After that, they watch sports on TV together. They search the channels until they find a few options and then switch back and forth. She has already placed bets with her bookie during the day. Her son just thinks she's really enthused about sports when her teams win and really disappointed when they lose. He doesn't realize that that's how they have the little money that they have.

In the hours that she's up after he's in bed, she spends some of the time researching teams. She doesn't like to lose. She likes to bet on more than one team at a time so she picks between two and seven teams and places what is called a parlay. No matter if she wins or loses, she takes a bus to the bar to meet the bookie on Tuesdays. She orders coffee, he a whiskey sour, and he always leaves the bill for her to pay. Occasionally, he'll send a runner. Actually she thinks it's strange he doesn't always send a runner.

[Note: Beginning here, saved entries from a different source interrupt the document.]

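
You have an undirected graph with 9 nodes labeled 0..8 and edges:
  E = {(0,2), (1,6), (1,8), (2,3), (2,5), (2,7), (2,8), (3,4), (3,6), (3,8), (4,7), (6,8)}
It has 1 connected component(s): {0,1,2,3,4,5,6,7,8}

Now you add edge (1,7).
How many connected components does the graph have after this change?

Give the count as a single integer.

Initial component count: 1
Add (1,7): endpoints already in same component. Count unchanged: 1.
New component count: 1

Answer: 1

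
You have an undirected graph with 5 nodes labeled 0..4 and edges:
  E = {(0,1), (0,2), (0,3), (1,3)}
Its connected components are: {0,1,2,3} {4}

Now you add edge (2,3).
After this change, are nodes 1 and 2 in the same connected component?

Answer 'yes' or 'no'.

Initial components: {0,1,2,3} {4}
Adding edge (2,3): both already in same component {0,1,2,3}. No change.
New components: {0,1,2,3} {4}
Are 1 and 2 in the same component? yes

Answer: yes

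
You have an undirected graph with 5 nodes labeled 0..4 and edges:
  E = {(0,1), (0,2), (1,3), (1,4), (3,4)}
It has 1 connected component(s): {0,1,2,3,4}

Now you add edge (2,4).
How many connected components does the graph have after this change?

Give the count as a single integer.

Answer: 1

Derivation:
Initial component count: 1
Add (2,4): endpoints already in same component. Count unchanged: 1.
New component count: 1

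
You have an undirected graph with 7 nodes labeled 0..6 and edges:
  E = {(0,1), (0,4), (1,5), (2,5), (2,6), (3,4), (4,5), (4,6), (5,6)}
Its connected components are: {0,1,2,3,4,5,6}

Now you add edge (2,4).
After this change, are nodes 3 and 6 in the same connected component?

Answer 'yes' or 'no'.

Answer: yes

Derivation:
Initial components: {0,1,2,3,4,5,6}
Adding edge (2,4): both already in same component {0,1,2,3,4,5,6}. No change.
New components: {0,1,2,3,4,5,6}
Are 3 and 6 in the same component? yes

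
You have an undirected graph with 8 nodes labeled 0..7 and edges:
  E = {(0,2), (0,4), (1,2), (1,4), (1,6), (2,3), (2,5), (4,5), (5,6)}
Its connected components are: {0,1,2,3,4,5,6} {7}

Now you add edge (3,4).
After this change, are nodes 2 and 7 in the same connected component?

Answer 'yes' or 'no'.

Initial components: {0,1,2,3,4,5,6} {7}
Adding edge (3,4): both already in same component {0,1,2,3,4,5,6}. No change.
New components: {0,1,2,3,4,5,6} {7}
Are 2 and 7 in the same component? no

Answer: no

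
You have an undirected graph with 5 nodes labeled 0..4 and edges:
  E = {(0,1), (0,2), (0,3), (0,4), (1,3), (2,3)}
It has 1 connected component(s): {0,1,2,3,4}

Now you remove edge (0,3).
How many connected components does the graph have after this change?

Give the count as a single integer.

Initial component count: 1
Remove (0,3): not a bridge. Count unchanged: 1.
  After removal, components: {0,1,2,3,4}
New component count: 1

Answer: 1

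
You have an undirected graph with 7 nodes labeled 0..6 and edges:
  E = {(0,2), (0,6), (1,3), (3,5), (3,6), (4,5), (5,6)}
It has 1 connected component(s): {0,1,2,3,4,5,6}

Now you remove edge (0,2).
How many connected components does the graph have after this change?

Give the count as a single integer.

Answer: 2

Derivation:
Initial component count: 1
Remove (0,2): it was a bridge. Count increases: 1 -> 2.
  After removal, components: {0,1,3,4,5,6} {2}
New component count: 2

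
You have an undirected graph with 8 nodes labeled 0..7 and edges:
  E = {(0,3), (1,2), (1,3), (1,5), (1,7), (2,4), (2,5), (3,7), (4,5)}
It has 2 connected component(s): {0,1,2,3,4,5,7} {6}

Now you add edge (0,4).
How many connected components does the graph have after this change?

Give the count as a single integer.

Initial component count: 2
Add (0,4): endpoints already in same component. Count unchanged: 2.
New component count: 2

Answer: 2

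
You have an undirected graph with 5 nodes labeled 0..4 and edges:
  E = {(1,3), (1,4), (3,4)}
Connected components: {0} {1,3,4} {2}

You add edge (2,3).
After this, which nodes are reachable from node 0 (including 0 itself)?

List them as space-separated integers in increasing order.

Before: nodes reachable from 0: {0}
Adding (2,3): merges two components, but neither contains 0. Reachability from 0 unchanged.
After: nodes reachable from 0: {0}

Answer: 0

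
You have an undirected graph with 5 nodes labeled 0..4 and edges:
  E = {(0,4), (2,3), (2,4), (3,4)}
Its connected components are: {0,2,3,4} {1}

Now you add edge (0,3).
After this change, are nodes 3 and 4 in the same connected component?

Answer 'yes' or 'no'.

Initial components: {0,2,3,4} {1}
Adding edge (0,3): both already in same component {0,2,3,4}. No change.
New components: {0,2,3,4} {1}
Are 3 and 4 in the same component? yes

Answer: yes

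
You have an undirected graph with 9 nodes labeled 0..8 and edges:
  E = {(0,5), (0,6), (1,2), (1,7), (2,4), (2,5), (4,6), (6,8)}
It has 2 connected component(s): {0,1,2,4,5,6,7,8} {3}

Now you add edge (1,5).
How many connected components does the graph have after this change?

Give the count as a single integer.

Answer: 2

Derivation:
Initial component count: 2
Add (1,5): endpoints already in same component. Count unchanged: 2.
New component count: 2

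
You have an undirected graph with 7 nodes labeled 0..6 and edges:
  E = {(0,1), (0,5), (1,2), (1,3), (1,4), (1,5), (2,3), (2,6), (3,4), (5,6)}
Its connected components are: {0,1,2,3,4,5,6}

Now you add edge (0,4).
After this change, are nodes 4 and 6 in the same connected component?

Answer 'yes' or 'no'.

Initial components: {0,1,2,3,4,5,6}
Adding edge (0,4): both already in same component {0,1,2,3,4,5,6}. No change.
New components: {0,1,2,3,4,5,6}
Are 4 and 6 in the same component? yes

Answer: yes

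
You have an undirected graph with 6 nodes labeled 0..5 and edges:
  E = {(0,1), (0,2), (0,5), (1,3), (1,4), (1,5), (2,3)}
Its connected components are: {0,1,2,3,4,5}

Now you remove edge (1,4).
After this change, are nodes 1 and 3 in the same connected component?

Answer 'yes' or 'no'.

Initial components: {0,1,2,3,4,5}
Removing edge (1,4): it was a bridge — component count 1 -> 2.
New components: {0,1,2,3,5} {4}
Are 1 and 3 in the same component? yes

Answer: yes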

On very rare occasions, the bookie will come to her house after Bernard is in bed on Tuesday nights. While she's waiting for him to arrive, she usually works on whatever jigsaw puzzle she has strewn across half of the dining room table. He comes in just long enough to exchange any money and fit one piece.

After that, she reads. Sometimes she reads a book a day. When it takes her longer than a day to read a book, she has a hard time separating her own thoughts from those of the people in book. The books provide fuel for her lies.

She's dozing off while reading. Her eyes are opened slightly.